- Born: Richard Henry Meddings 1958 (age 67–68)
- Education: Exeter College, Oxford
- Occupation: Banker
- Board member of: Credit Suisse
- Children: 3

= Richard Meddings =

British banker

Richard Henry Meddings, (born 1958) is a British banker.

==Early life==
Meddings was educated at Wolverhampton Grammar School. He earned a degree in modern history from Exeter College, Oxford.

==Career==
Meddings trained as a chartered accountant with Price Waterhouse.

He then worked for Hill Samuel and BZW, before becoming FD of Woolwich plc in 1999.

He was a board member of Standard Chartered for 11 years and its finance director for seven years. During this period he was named Blue Chip FD of the Year in the 2009 Accountancy Age Awards. In January 2014 the bank "stunned the City" by announcing his resignation, albeit this did come after a period of high losses, a rights issue and a cancelled dividend for the bank He said it was "totally my decision to leave".
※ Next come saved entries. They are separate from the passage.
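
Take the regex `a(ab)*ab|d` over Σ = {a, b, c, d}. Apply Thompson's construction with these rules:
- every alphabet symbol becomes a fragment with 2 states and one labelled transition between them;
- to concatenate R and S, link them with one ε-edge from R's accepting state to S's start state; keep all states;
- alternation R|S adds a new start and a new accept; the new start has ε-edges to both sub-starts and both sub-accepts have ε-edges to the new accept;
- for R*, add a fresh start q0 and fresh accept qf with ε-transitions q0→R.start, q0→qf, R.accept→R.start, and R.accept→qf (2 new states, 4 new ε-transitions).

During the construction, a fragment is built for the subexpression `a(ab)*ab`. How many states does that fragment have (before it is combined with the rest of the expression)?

12

Fragment for `a(ab)*ab`:
Each of the 5 symbol leaves contributes a 2-state fragment.
  ab — 4 states
  (ab)* — 6 states
  a(ab)*ab — 12 states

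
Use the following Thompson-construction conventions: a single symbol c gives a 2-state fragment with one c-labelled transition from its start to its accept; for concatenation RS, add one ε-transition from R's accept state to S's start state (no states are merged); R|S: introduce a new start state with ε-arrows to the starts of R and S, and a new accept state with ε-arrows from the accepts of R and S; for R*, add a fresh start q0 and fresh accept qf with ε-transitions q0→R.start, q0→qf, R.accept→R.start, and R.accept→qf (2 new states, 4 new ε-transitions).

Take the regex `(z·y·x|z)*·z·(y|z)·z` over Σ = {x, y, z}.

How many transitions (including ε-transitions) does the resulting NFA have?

25

By structural recursion:
Each of the 8 symbol leaves contributes 1 transition (1 symbol, 0 ε).
  z·y·x : 5 transitions (3 symbol, 2 ε)
  z·y·x|z : 10 transitions (4 symbol, 6 ε)
  (z·y·x|z)* : 14 transitions (4 symbol, 10 ε)
  y|z : 6 transitions (2 symbol, 4 ε)
  (z·y·x|z)*·z·(y|z)·z : 25 transitions (8 symbol, 17 ε)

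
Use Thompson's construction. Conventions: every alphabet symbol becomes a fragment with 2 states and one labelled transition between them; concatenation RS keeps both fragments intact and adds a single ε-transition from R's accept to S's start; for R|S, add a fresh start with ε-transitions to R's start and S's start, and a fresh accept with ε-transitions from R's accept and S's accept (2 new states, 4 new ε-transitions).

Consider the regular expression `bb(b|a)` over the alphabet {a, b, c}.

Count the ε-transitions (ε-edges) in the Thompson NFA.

Bottom-up over the parse tree:
Each of the 4 symbol leaves contributes 0 ε-transitions.
  b|a = 4 ε-transitions
  bb(b|a) = 6 ε-transitions

6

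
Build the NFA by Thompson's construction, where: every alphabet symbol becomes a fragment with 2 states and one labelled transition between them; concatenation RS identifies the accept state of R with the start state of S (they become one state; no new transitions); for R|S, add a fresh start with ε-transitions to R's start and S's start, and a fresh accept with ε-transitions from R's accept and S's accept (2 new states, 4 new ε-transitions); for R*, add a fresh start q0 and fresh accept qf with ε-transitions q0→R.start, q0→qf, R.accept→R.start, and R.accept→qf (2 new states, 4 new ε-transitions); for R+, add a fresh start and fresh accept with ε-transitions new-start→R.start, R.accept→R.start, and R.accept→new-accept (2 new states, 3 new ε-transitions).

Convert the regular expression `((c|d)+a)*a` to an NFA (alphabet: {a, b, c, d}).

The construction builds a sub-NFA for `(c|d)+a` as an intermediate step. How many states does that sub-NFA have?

Fragment for `(c|d)+a`:
Each of the 3 symbol leaves contributes a 2-state fragment.
  c|d : 6 states
  (c|d)+ : 8 states
  (c|d)+a : 9 states

9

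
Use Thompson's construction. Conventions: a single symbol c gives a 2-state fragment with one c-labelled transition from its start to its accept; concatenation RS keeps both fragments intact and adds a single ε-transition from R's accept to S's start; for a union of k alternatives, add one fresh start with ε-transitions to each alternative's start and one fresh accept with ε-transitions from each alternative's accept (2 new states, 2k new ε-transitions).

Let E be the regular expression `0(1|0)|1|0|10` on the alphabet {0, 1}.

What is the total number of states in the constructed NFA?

Per subexpression:
Each of the 7 symbol leaves contributes a 2-state fragment.
  1|0 = 6 states
  0(1|0) = 8 states
  10 = 4 states
  0(1|0)|1|0|10 = 18 states

18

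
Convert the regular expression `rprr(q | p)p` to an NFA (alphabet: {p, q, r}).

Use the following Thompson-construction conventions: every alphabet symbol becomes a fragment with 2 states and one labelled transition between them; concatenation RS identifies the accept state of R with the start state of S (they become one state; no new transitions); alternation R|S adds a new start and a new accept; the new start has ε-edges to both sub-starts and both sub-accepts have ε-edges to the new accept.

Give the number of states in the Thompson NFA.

Bottom-up over the parse tree:
Each of the 7 symbol leaves contributes a 2-state fragment.
  q | p — 6 states
  rprr(q | p)p — 11 states

11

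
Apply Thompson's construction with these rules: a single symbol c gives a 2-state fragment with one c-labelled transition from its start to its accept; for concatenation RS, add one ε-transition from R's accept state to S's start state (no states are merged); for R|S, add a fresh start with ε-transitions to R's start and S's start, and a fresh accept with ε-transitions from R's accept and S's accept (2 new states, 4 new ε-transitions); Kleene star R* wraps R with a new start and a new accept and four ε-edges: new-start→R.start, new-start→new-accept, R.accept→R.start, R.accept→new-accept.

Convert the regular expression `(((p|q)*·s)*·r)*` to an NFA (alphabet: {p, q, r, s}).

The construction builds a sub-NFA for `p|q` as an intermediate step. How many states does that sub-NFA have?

Fragment for `p|q`:
Each of the 2 symbol leaves contributes a 2-state fragment.
  p|q — 6 states

6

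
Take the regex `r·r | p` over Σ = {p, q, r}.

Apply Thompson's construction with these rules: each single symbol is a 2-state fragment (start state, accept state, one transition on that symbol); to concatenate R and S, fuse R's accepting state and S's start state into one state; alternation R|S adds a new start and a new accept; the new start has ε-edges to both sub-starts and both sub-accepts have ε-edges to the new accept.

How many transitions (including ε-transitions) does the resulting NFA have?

Building bottom-up:
Each of the 3 symbol leaves contributes 1 transition (1 symbol, 0 ε).
  r·r — 2 transitions (2 symbol, 0 ε)
  r·r | p — 7 transitions (3 symbol, 4 ε)

7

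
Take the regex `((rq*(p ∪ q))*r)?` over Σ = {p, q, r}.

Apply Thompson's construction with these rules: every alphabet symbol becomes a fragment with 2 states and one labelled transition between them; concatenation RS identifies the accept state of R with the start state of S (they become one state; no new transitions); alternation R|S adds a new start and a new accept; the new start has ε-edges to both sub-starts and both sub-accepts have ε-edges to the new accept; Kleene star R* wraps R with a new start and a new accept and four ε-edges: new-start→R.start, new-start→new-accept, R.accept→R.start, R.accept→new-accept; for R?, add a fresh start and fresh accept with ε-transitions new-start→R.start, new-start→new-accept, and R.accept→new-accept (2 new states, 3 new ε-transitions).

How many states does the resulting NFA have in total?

15

By structural recursion:
Each of the 5 symbol leaves contributes a 2-state fragment.
  q* — 4 states
  p ∪ q — 6 states
  rq*(p ∪ q) — 10 states
  (rq*(p ∪ q))* — 12 states
  (rq*(p ∪ q))*r — 13 states
  ((rq*(p ∪ q))*r)? — 15 states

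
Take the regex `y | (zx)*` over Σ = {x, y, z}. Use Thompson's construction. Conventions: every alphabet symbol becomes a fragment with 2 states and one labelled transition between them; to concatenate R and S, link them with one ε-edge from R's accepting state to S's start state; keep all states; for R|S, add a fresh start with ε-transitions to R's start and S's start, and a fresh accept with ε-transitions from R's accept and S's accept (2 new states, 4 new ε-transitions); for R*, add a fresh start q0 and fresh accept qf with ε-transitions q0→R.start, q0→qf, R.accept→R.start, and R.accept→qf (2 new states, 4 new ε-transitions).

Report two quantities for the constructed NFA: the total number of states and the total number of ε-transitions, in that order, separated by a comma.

10, 9

By structural recursion:
Each of the 3 symbol leaves contributes 2 states and 0 ε-transitions.
  zx : 4 states, 1 ε-transition
  (zx)* : 6 states, 5 ε-transitions
  y | (zx)* : 10 states, 9 ε-transitions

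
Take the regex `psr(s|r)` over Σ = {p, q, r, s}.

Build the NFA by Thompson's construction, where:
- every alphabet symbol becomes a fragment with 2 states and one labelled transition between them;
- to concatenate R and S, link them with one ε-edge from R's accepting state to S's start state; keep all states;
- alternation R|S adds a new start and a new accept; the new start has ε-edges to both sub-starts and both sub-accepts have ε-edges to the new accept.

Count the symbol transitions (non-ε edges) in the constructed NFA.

5

Per subexpression:
Each of the 5 symbol leaves contributes exactly 1 symbol transition.
  s|r = 2 symbol transitions
  psr(s|r) = 5 symbol transitions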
In February 2018, Meddings succeeded Will Samuel as chairman of TSB Bank. Following the resignation of CEO Paul Pester in September 2018 following an IT failure, Meddings, then non-executive chairman, became executive chairman until a new CEO could be found.

Meddings was a non-executive board member of HM Treasury for over seven years until December 2021. In January 2022 he was appointed as chair of NHS England for a four-year term.

In 2020 he took on board committee roles at Credit Suisse.

Meddings was appointed Commander of the Order of the British Empire (CBE) in the 2022 New Year Honours for services to the financial sector.

==Personal life==
Meddings is married with three children, enjoys golf, cricket and football, and supports Wolverhampton Wanderers.